Vor ein paar Wochen hätte ich nicht geglaubt, dass ich aus 13 Sentinels: Aegis Rim schlau werden würde. In dieser atemlos erzählten Geschichte über das Ende der Menschheit folgen wir mehr als einem Dutzend unterschiedlicher Charaktere, die alle mehr weniger auf das gleiche Ziel zusteuern - häufig ohne es zu wissen. Euch erwartet ein dichtes Gewirr aus Manipulation, Versprechungen und emotionalen Zwickmühlen, das uns Entwickler Vanillaware in kurzen Abschnitten stetig weiter aufdröseln lässt. Zu entschlüsseln, was all diesen Figuren widerfahren ist, wie sie zueinander stehen und was sie gemeinsam aus der wirklich verzwickten Situation machen, das ist der Kern von 13 Sentinels: Aegis Rims knapp 40 stündiger Erfahrung. Und ich sollte anmerken, dass dieses Konstrukt dem japanischen Team wahrlich meisterhaft gelungen ist.

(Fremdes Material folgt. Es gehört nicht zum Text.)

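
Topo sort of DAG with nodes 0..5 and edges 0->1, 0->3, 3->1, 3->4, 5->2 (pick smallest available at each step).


Kahn's algorithm, process smallest node first
Order: [0, 3, 1, 4, 5, 2]


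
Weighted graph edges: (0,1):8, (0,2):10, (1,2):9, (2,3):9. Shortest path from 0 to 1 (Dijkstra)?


Dijkstra from 0:
Distances: {0: 0, 1: 8, 2: 10, 3: 19}
Shortest distance to 1 = 8, path = [0, 1]


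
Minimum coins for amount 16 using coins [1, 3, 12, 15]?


dp[0]=0; dp[i]=1+min(dp[i-c] for c in coins)
...dp[11]=5, dp[12]=1, dp[13]=2, dp[14]=3, dp[15]=1, dp[16]=2
Minimum coins for 16 = 2


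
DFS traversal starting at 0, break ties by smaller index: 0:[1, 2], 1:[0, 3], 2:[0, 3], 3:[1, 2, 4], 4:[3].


DFS stack-based: start with [0]
Visit order: [0, 1, 3, 2, 4]


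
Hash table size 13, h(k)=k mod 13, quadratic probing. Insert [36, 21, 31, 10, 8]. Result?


Insertions: 36->slot 10; 21->slot 8; 31->slot 5; 10->slot 11; 8->slot 9
Table: [None, None, None, None, None, 31, None, None, 21, 8, 36, 10, None]


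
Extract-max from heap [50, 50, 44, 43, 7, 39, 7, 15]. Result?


Max = 50
Replace root with last, heapify down
Resulting heap: [50, 43, 44, 15, 7, 39, 7]


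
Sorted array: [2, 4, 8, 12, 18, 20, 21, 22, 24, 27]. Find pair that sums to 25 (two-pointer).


Two pointers: lo=0, hi=9
Found pair: (4, 21) summing to 25


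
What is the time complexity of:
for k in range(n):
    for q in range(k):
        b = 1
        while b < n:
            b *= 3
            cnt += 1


Per nesting level: O(n) * O(n) [triangular over k] * O(log n) = O(n^2 log n)
Complexity: O(n^2 log n)


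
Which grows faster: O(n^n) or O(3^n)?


exponential (base 3) grows slower than n^n
O(3^n) is asymptotically smaller; O(n^n) grows faster


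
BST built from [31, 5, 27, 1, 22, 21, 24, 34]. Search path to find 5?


BST root = 31
Search for 5: compare at each node
Path: [31, 5]


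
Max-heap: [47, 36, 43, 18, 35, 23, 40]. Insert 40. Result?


Append 40: [47, 36, 43, 18, 35, 23, 40, 40]
Bubble up: swap idx 7(40) with idx 3(18); swap idx 3(40) with idx 1(36)
Result: [47, 40, 43, 36, 35, 23, 40, 18]


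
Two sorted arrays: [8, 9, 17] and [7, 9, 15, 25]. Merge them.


Compare heads, take smaller each step.
Merged: [7, 8, 9, 9, 15, 17, 25]


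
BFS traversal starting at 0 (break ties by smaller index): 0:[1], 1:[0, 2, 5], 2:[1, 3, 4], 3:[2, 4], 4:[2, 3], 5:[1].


BFS queue: start with [0]
Visit order: [0, 1, 2, 5, 3, 4]


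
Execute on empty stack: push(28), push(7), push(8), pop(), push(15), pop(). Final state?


push(28) -> [28]
push(7) -> [28, 7]
push(8) -> [28, 7, 8]
pop() returns 8 -> [28, 7]
push(15) -> [28, 7, 15]
pop() returns 15 -> [28, 7]
Final stack (bottom to top): [28, 7]


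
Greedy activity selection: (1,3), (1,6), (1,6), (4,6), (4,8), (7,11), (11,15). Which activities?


Greedy: pick earliest-ending, then skip overlaps.
Selected (4 activities): [(1, 3), (4, 6), (7, 11), (11, 15)]


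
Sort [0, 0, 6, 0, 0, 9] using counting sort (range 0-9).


Count array: [4, 0, 0, 0, 0, 0, 1, 0, 0, 1]
Reconstruct: [0, 0, 0, 0, 6, 9]


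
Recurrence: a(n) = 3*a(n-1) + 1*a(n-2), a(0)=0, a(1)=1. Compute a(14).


Build bottom-up:
...a(12)=467280, a(13)=1543321, a(14)=3*1543321+1*467280=5097243


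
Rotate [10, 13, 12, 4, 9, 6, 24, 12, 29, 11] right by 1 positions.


Right rotate by 1: [11, 10, 13, 12, 4, 9, 6, 24, 12, 29]


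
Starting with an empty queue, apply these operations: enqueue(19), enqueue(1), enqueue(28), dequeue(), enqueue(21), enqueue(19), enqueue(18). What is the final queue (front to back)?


enqueue(19) -> [19]
enqueue(1) -> [19, 1]
enqueue(28) -> [19, 1, 28]
dequeue() returns 19 -> [1, 28]
enqueue(21) -> [1, 28, 21]
enqueue(19) -> [1, 28, 21, 19]
enqueue(18) -> [1, 28, 21, 19, 18]
Final queue (front to back): [1, 28, 21, 19, 18]


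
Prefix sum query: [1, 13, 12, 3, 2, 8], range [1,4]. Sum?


Prefix sums: [0, 1, 14, 26, 29, 31, 39]
Sum[1..4] = prefix[5] - prefix[1] = 31 - 1 = 30


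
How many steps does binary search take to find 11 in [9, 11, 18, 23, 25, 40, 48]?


Search for 11:
[0,6] mid=3 arr[3]=23
[0,2] mid=1 arr[1]=11
Total: 2 comparisons


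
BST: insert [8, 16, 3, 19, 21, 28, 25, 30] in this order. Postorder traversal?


Root = 8; build tree by BST insertion.
Postorder traversal: [3, 25, 30, 28, 21, 19, 16, 8]


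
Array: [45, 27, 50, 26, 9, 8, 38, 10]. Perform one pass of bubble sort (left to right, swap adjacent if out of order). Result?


After one pass: [27, 45, 26, 9, 8, 38, 10, 50]


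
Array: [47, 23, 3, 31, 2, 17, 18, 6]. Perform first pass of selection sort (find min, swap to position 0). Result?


After one pass: [2, 23, 3, 31, 47, 17, 18, 6]


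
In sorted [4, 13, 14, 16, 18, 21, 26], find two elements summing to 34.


Two pointers: lo=0, hi=6
Found pair: (13, 21) summing to 34


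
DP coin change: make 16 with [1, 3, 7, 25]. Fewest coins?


dp[0]=0; dp[i]=1+min(dp[i-c] for c in coins)
...dp[11]=3, dp[12]=4, dp[13]=3, dp[14]=2, dp[15]=3, dp[16]=4
Minimum coins for 16 = 4


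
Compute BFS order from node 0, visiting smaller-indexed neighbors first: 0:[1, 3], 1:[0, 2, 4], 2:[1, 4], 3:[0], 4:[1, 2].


BFS queue: start with [0]
Visit order: [0, 1, 3, 2, 4]


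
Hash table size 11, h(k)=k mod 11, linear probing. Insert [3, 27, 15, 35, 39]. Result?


Insertions: 3->slot 3; 27->slot 5; 15->slot 4; 35->slot 2; 39->slot 6
Table: [None, None, 35, 3, 15, 27, 39, None, None, None, None]


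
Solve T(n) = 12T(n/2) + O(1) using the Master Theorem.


a=12, b=2, c=0. log_2(12)=3.585 > c=0. Case 1: O(n^log_b(a)) = O(n^3.585)
Complexity: O(n^3.585)


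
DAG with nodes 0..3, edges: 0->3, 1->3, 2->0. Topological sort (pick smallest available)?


Kahn's algorithm, process smallest node first
Order: [1, 2, 0, 3]


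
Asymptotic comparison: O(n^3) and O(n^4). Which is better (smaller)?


cubic grows slower than quartic
O(n^3) is asymptotically smaller; O(n^4) grows faster


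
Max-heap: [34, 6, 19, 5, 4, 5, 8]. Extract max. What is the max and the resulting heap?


Max = 34
Replace root with last, heapify down
Resulting heap: [19, 6, 8, 5, 4, 5]


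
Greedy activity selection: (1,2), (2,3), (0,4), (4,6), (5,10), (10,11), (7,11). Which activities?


Greedy: pick earliest-ending, then skip overlaps.
Selected (4 activities): [(1, 2), (2, 3), (4, 6), (10, 11)]


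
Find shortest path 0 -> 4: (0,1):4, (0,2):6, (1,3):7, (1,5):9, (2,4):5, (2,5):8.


Dijkstra from 0:
Distances: {0: 0, 1: 4, 2: 6, 3: 11, 4: 11, 5: 13}
Shortest distance to 4 = 11, path = [0, 2, 4]


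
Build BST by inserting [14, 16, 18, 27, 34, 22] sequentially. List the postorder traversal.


Root = 14; build tree by BST insertion.
Postorder traversal: [22, 34, 27, 18, 16, 14]


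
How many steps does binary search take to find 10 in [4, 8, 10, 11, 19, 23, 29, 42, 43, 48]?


Search for 10:
[0,9] mid=4 arr[4]=19
[0,3] mid=1 arr[1]=8
[2,3] mid=2 arr[2]=10
Total: 3 comparisons


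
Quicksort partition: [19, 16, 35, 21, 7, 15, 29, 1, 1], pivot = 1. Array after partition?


Elements <= 1 go left of pivot.
Result: [1, 1, 35, 21, 7, 15, 29, 19, 16], pivot at index 1


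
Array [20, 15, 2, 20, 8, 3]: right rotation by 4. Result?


Right rotate by 4: [2, 20, 8, 3, 20, 15]


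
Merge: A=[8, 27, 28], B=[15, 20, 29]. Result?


Compare heads, take smaller each step.
Merged: [8, 15, 20, 27, 28, 29]


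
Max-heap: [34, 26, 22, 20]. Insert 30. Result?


Append 30: [34, 26, 22, 20, 30]
Bubble up: swap idx 4(30) with idx 1(26)
Result: [34, 30, 22, 20, 26]


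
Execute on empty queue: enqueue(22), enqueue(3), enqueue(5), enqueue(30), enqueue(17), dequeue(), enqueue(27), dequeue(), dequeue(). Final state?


enqueue(22) -> [22]
enqueue(3) -> [22, 3]
enqueue(5) -> [22, 3, 5]
enqueue(30) -> [22, 3, 5, 30]
enqueue(17) -> [22, 3, 5, 30, 17]
dequeue() returns 22 -> [3, 5, 30, 17]
enqueue(27) -> [3, 5, 30, 17, 27]
dequeue() returns 3 -> [5, 30, 17, 27]
dequeue() returns 5 -> [30, 17, 27]
Final queue (front to back): [30, 17, 27]


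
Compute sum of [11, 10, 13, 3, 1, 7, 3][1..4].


Prefix sums: [0, 11, 21, 34, 37, 38, 45, 48]
Sum[1..4] = prefix[5] - prefix[1] = 38 - 11 = 27


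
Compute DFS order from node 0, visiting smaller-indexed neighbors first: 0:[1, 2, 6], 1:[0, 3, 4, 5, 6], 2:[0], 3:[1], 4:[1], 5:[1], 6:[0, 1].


DFS stack-based: start with [0]
Visit order: [0, 1, 3, 4, 5, 6, 2]


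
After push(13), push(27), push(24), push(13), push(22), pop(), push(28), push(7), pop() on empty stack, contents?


push(13) -> [13]
push(27) -> [13, 27]
push(24) -> [13, 27, 24]
push(13) -> [13, 27, 24, 13]
push(22) -> [13, 27, 24, 13, 22]
pop() returns 22 -> [13, 27, 24, 13]
push(28) -> [13, 27, 24, 13, 28]
push(7) -> [13, 27, 24, 13, 28, 7]
pop() returns 7 -> [13, 27, 24, 13, 28]
Final stack (bottom to top): [13, 27, 24, 13, 28]


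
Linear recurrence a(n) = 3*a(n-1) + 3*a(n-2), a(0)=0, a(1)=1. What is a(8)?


Build bottom-up:
...a(6)=648, a(7)=2457, a(8)=3*2457+3*648=9315


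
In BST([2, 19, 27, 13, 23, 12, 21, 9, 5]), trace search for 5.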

Die umfassende Sci-Fi-Geschichte tastet so ziemlich jede futuristische Pseudowissenschaft ab, für die man sich aktuell interessieren könnte. Ihr solltet die Informationen, die euch 13 Sentinels: Aegis Rim vor die Füße wirft, deshalb äußerst aufmerksam aufnehmen, denn das hier ist keine klassische Abendunterhaltung für erschöpfte Geister. Das Game wird in kurzen, charaktergebundenen Episoden erzählt, die sich gegenseitig vorantreiben. Erhält eine Figur eine neue Erkenntnis, hilft dieser Ansatzpunkt im fortgeschrittenen Handlungsverlauf anderer Protagonisten weiter. Die Kapitel der 13 unterschiedlichen Hauptfiguren können wir im normalen Spielverlauf deshalb nicht chronologisch erleben - wir würden der Sci-Fi-Odyssee inhaltlich sonst gar nicht folgen können.

Das Spiel ist im Kern eine Mischung aus simplen 2D-Adventure-Abschnitten und rundenbasierten Strategiekämpfen aus der Iso-Perspektive. In den Story-Sektionen übernehmen wir die Kontrolle über einen der 13 Protagonisten, mit dem wir verschiedene Bereiche erkunden und nach neuen Hinweisen suchen. Gelangen wir während eines Gespräches zu einem interessanten Gedanken oder beobachten wir etwas Spannendes, können wir das Thema an anderer Stelle vertiefen und aufgreifen, um wiederum neue Infos zu erhalten und somit Fortschritte zu erzielen. Das hört sich vielleicht kompliziert an, ist spielerisch aber ganz simpel und wird unterstützend visualisiert.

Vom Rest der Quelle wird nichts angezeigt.